Now he's coming off arguably his best season as a professional, with 739 receiving yards and 10 touchdowns, and a special teams acumen that has placed him as a top priority for the Denver Broncos in Super Bowl 50.
"He's a big focal point for us," Broncos special teams coordinator Joe DeCamillis said. "We have to control him. We know he's given them some short fields throughout the year and especially during the playoffs. It's going to be important to control him. … You're going to have to make sure that you take some balls away from him. If we punt it six times, he can't touch it all six times."

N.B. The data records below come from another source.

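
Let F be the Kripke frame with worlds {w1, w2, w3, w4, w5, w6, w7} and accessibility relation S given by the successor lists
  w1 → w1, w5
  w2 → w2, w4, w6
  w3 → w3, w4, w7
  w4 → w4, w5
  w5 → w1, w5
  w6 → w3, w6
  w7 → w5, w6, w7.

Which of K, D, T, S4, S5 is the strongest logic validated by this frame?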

Of course, that says nothing of Ginn's receiving contributions. He's expected to draw Broncos No. 1 cornerback Aqib Talib, who may be the only Denver player with the speed to keep up with Ginn on the deep routes that have opened up so much of Carolina's offense this season. At one point this week, Talib said it was Ginn – and not tight end Greg Olsen – who gave Newton the ability to shift the entire momentum of a game. Such respect was hard to come by for much of the season for both Ginn and the rest of his positional peers. And Newton admitted as much when the week kicked off.
"Those guys have been playing lights out since Day One, to say the least," Newton said. "From Ted Ginn, who was a bust for so many people. I heard Jerricho Cotchery was washed up 10 years ago. Philly Brown had no hands. Devin Funchess was too high of a pick for the Carolina Panthers. Brenton Bersin – who knows who he is? … We didn't let anyone else dictate to us what we knew we were capable of. It's a very close-knit group and guys selling out for each other."
But if one is selling out more than the rest, it's Ginn. He's under contract through next season – a year in which Benjamin is expected to return and take back the No. 1 receiver role that Ginn now resides in. Turning 31 this offseason, there's no telling what comes after 2016. And Ginn knows that better than anyone.
"I can't even worry about that now," he said. "It's still football season. I'm still the frontrunner. I hate to say it like that, but that's what it is. Until that time comes, I'm going to go in and do what I need to do and help my team.
"I'm not here for a storyline. I want to win a championship."